Settlers

Settlers takes place in a remote section of the Martian frontier. A family of three lives in a homestead, doing their part to colonize the planet. They are mother Ilsa (Sofia Boutella), father Reza (Johnny Lee Miller), and daughter Remmy (Brooklyn Prince). Their existence is an unusual one, given that they have no interactions with anyone else. One morning, they awaken to discover the word “LEAVE” scrawled on the window. Outside are people who want to take over their home. Reza kills most of them, leaving only Jerry (Ismael Cruz Cordova) alive.

Treading lightly here so as not to reveal too much, Jerry ends up moving into the home, creating a confusing situation for Remmy in the process. Why is her mother responding the way she is to a guy who has not exactly been hospitable to them? Later, Settlers jumps ahead several years. Teenage Remmy is now played by Nell Tiger Free. At this point, the story morphs into something akin to an Adam & Eve tale, addressing issues of how Mars could possibly be colonized with so few people on it.

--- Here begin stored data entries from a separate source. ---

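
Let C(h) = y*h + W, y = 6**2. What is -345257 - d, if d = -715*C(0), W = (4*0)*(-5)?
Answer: -345257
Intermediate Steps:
y = 36
W = 0 (W = 0*(-5) = 0)
C(h) = 36*h (C(h) = 36*h + 0 = 36*h)
d = 0 (d = -25740*0 = -715*0 = 0)
-345257 - d = -345257 - 1*0 = -345257 + 0 = -345257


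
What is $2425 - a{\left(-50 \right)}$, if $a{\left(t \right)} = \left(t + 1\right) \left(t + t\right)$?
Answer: $-2475$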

This is an exceedingly difficult film to review. I don't want to give away the manners in which the story evolves. At the same time, discussing why Settlers works without doing just that is virtually impossible. Let's take a roundabout approach here. To start, writer/director Wyatt Rockefeller shot the picture in Vioolsdift, an isolated desert area in the Northern Cape of South Africa. The location possesses a kind of beautiful eeriness that allows it to be convincing as a barely-inhabited planet. Having such an ambiance pulls you in, making you understand how far from traditional society the characters are.

With that established, Rockefeller goes on to look at the emotional complications of people who are removed from most human contact. Jerry and Ilsa, in particular, have no choice but to find some way of co-existing despite tensions between them. With few others to rely on, enemies become collaborators. Then the story flip-flops that notion, looking at how people who have come together, no matter how tenuously, can be put at odds by their fundamental needs. The back half of the film centers on Jerry and adolescent Remmy, specifically how her burgeoning adulthood changes the nature of their relationship. She can think for herself and make her own decisions. That doesn't always sit well with him.

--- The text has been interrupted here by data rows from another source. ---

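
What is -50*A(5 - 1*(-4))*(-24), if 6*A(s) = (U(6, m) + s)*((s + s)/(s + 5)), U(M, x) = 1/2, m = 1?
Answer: 17100/7 ≈ 2442.9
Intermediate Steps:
U(M, x) = ½
A(s) = s*(½ + s)/(3*(5 + s)) (A(s) = ((½ + s)*((s + s)/(s + 5)))/6 = ((½ + s)*((2*s)/(5 + s)))/6 = ((½ + s)*(2*s/(5 + s)))/6 = (2*s*(½ + s)/(5 + s))/6 = s*(½ + s)/(3*(5 + s)))
-50*A(5 - 1*(-4))*(-24) = -25*(5 - 1*(-4))*(1 + 2*(5 - 1*(-4)))/(3*(5 + (5 - 1*(-4))))*(-24) = -25*(5 + 4)*(1 + 2*(5 + 4))/(3*(5 + (5 + 4)))*(-24) = -25*9*(1 + 2*9)/(3*(5 + 9))*(-24) = -25*9*(1 + 18)/(3*14)*(-24) = -25*9*19/(3*14)*(-24) = -50*57/28*(-24) = -1425/14*(-24) = 17100/7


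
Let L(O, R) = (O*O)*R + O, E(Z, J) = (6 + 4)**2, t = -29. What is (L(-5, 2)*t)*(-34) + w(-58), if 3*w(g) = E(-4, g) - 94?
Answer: 44372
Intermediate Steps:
E(Z, J) = 100 (E(Z, J) = 10**2 = 100)
L(O, R) = O + R*O**2 (L(O, R) = O**2*R + O = R*O**2 + O = O + R*O**2)
w(g) = 2 (w(g) = (100 - 94)/3 = (1/3)*6 = 2)
(L(-5, 2)*t)*(-34) + w(-58) = (-5*(1 - 5*2)*(-29))*(-34) + 2 = (-5*(1 - 10)*(-29))*(-34) + 2 = (-5*(-9)*(-29))*(-34) + 2 = (45*(-29))*(-34) + 2 = -1305*(-34) + 2 = 44370 + 2 = 44372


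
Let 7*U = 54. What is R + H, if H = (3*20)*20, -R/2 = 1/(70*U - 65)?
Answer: 569998/475 ≈ 1200.0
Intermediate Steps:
U = 54/7 (U = (⅐)*54 = 54/7 ≈ 7.7143)
R = -2/475 (R = -2/(70*(54/7) - 65) = -2/(540 - 65) = -2/475 ≈ -0.0042105)
H = 1200 (H = 60*20 = 1200)
R + H = -2/475 + 1200 = 569998/475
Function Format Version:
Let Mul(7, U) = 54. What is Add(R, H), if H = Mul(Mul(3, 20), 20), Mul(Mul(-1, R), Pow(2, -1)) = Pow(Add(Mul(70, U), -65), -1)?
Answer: Rational(569998, 475) ≈ 1200.0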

Aside from a few brief moments, there's not a lot of overt action in Settlers. The film's interest is in setting a mood, putting the audience on edge as the story's events unfold. Dialogue is key, as is observation of the characters, whose faces often register the things they don't speak. Even if it drags in a few spots, the effect works. The fraught scenarios these people find themselves in keep you in a state of anxiety throughout.

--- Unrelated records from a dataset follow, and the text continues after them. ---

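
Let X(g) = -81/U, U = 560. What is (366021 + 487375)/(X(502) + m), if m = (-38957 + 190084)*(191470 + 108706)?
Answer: 477901760/25404231077039 ≈ 1.8812e-5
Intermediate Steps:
m = 45364698352 (m = 151127*300176 = 45364698352)
X(g) = -81/560
(366021 + 487375)/(X(502) + m) = (366021 + 487375)/(-81/560 + 45364698352) = 853396/(25404231077039/560) = 853396*(560/25404231077039) = 477901760/25404231077039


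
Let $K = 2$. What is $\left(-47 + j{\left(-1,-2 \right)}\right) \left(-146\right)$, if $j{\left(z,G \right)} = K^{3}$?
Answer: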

Cordova is the standout in a uniformly good cast. He guarantees that we can never get a full read on Jerry. Is this guy, like Ilsa and Remmy, just trying to survive in a hostile environment? Or is he a more nefarious figure, trying to determine how to exploit them for his own gain? Those questions and others turn Settlers into a provocative work of speculative fiction.


out of four

Settlers is unrated, but contains adult language, bloody violence, and some sexual content. The running time is 1 hour and 43 minutes.